- Born: August 18, 1983 (age 42) Miami, Florida, U.S.

World Series of Poker
- Bracelet: 1
- Final tables: 7
- Money finishes: 29

World Poker Tour
- Final table: 1
- Money finish: 1

= Owais Ahmed =

Pakistani poker player (born 1983)

Owais Ahmed (Urdu: ) (born August 18, 1983) was born in Miami, Florida and is a Pakistani professional poker player from Anaheim, California. He won his first World Series of Poker bracelet at the 2011 World Series of Poker where he finished in the money in five mixed game events. He also has won over $1,800,000 million in live poker tournament earnings. He has since pursued his interests into filmmaking and arts, along with starting to make short films.

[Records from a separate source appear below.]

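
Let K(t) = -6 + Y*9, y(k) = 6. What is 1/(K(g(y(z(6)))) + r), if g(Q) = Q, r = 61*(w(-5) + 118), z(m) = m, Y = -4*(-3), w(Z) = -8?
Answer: 1/6812 ≈ 0.00014680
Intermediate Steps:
Y = 12
r = 6710 (r = 61*(-8 + 118) = 61*110 = 6710)
K(t) = 102 (K(t) = -6 + 12*9 = -6 + 108 = 102)
1/(K(g(y(z(6)))) + r) = 1/(102 + 6710) = 1/6812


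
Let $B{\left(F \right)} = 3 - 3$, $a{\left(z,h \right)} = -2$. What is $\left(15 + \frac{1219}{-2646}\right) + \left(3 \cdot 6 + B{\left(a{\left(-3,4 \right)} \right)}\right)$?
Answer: $\frac{86099}{2646} \approx 32.539$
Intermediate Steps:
$B{\left(F \right)} = 0$ ($B{\left(F \right)} = 3 - 3 = 0$)
$\left(15 + \frac{1219}{-2646}\right) + \left(3 \cdot 6 + B{\left(a{\left(-3,4 \right)} \right)}\right) = \left(15 + \frac{1219}{-2646}\right) + \left(3 \cdot 6 + 0\right) = \left(15 + 1219 \left(- \frac{1}{2646}\right)\right) + \left(18 + 0\right) = \left(15 - \frac{1219}{2646}\right) + 18 = \frac{38471}{2646} + 18 = \frac{86099}{2646}$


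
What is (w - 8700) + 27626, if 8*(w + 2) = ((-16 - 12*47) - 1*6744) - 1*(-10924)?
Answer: 19374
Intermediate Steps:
w = 448 (w = -2 + (((-16 - 12*47) - 1*6744) - 1*(-10924))/8 = -2 + (((-16 - 564) - 6744) + 10924)/8 = -2 + ((-580 - 6744) + 10924)/8 = -2 + (-7324 + 10924)/8 = -2 + (1/8)*3600 = -2 + 450 = 448)
(w - 8700) + 27626 = (448 - 8700) + 27626 = -8252 + 27626 = 19374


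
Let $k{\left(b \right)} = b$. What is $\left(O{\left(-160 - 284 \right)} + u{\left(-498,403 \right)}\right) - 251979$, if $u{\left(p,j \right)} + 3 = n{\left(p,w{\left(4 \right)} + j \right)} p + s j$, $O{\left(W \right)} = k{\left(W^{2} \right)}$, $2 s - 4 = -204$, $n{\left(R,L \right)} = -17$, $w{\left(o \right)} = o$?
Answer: $-86680$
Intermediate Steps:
$s = -100$ ($s = 2 + \frac{1}{2} \left(-204\right) = 2 - 102 = -100$)
$O{\left(W \right)} = W^{2}$
$u{\left(p,j \right)} = -3 - 100 j - 17 p$ ($u{\left(p,j \right)} = -3 - \left(17 p + 100 j\right) = -3 - 100 j - 17 p$)
$\left(O{\left(-160 - 284 \right)} + u{\left(-498,403 \right)}\right) - 251979 = \left(\left(-160 - 284\right)^{2} - 31837\right) - 251979 = \left(\left(-444\right)^{2} - 31837\right) - 251979 = \left(197136 - 31837\right) - 251979 = 165299 - 251979 = -86680$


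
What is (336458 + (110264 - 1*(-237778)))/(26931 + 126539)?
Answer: 68450/15347 ≈ 4.4602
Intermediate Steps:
(336458 + (110264 - 1*(-237778)))/(26931 + 126539) = (336458 + (110264 + 237778))/153470 = (336458 + 348042)*(1/153470) = 684500*(1/153470) = 68450/15347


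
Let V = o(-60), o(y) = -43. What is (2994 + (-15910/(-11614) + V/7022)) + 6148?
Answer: 372836695377/40776754 ≈ 9143.4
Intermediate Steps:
V = -43
(2994 + (-15910/(-11614) + V/7022)) + 6148 = (2994 + (-15910/(-11614) - 43/7022)) + 6148 = (2994 + (-15910*(-1/11614) - 43*1/7022)) + 6148 = (2994 + (7955/5807 - 43/7022)) + 6148 = (2994 + 55610309/40776754) + 6148 = 122141211785/40776754 + 6148 = 372836695377/40776754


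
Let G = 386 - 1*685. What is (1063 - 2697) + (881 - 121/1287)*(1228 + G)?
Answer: 95557136/117 ≈ 8.1673e+5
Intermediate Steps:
G = -299 (G = 386 - 685 = -299)
(1063 - 2697) + (881 - 121/1287)*(1228 + G) = (1063 - 2697) + (881 - 121/1287)*(1228 - 299) = -1634 + (881 - 121*1/1287)*929 = -1634 + (881 - 11/117)*929 = -1634 + (103066/117)*929 = -1634 + 95748314/117 = 95557136/117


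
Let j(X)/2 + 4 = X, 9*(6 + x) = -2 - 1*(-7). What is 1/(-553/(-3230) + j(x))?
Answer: -29070/544123 ≈ -0.053425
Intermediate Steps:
x = -49/9 (x = -6 + (-2 - 1*(-7))/9 = -6 + (-2 + 7)/9 = -6 + (⅑)*5 = -6 + 5/9 = -49/9 ≈ -5.4444)
j(X) = -8 + 2*X
1/(-553/(-3230) + j(x)) = 1/(-553/(-3230) + (-8 + 2*(-49/9))) = 1/(-553*(-1/3230) + (-8 - 98/9)) = 1/(553/3230 - 170/9) = 1/(-544123/29070) = -29070/544123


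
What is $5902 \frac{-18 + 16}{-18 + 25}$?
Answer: $- \frac{11804}{7} \approx -1686.3$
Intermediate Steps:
$5902 \frac{-18 + 16}{-18 + 25} = 5902 \left(- \frac{2}{7}\right) = - \frac{11804}{7}$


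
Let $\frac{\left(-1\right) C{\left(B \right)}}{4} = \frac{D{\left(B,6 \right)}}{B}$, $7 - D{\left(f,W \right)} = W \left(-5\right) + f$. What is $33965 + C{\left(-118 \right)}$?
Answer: $\frac{2004245}{59} \approx 33970.0$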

He is an Executive Producer on the movie "Joyland", which played at the Cannes Film Festival in 2022.

==World Series of Poker==

World Series of Poker results
| Year | Cashes | Final Tables | Bracelets |
|---|---|---|---|
| 2010 | 2 | 1 |  |
| 2011 | 5 | 2 | 1 |
| 2012 | 2 |  |  |
| 2013 | 3 | 2 |  |
| 2014 | 3 |  |  |
| 2015 | 2 | 1 |  |
| 2016 | 2 |  |  |
| 2017 | 6 |  |  |
| 2018 | 4 | 1 |  |

World Series of Poker bracelets
| Year | Tournament | Prize (US$) |
|---|---|---|
| 2011 | $2,500 Omaha hold 'em/Seven Card Stud Hi/Lo | $255,959 |

Ahmed made the final table of his first WSOP in the money finish with a 5th-place finish in the 2010 408-player $1,500 Seven Card Stud Event 21 for a prize of $29,809. Prior to winning his first bracelet the following year, this was his highest prize. In 2011, he notched a 1st-place finish to earn his first bracelet at a final table that included five-time bracelet winner Scotty Nguyen and a heads up match against Michael Mizrachi at the 450-player $2,500 Omaha/Seven Card Stud Hi-Low-8 or Better Event 47 for a prize of $255,959. He overcame a three-to-one chip deficit against Mizrachi at the start of heads up play.

==Personal life==
Ahmed was born in Miami, Florida and lives in Long Beach, California and is currently pursuing his interests in filmmaking and arts.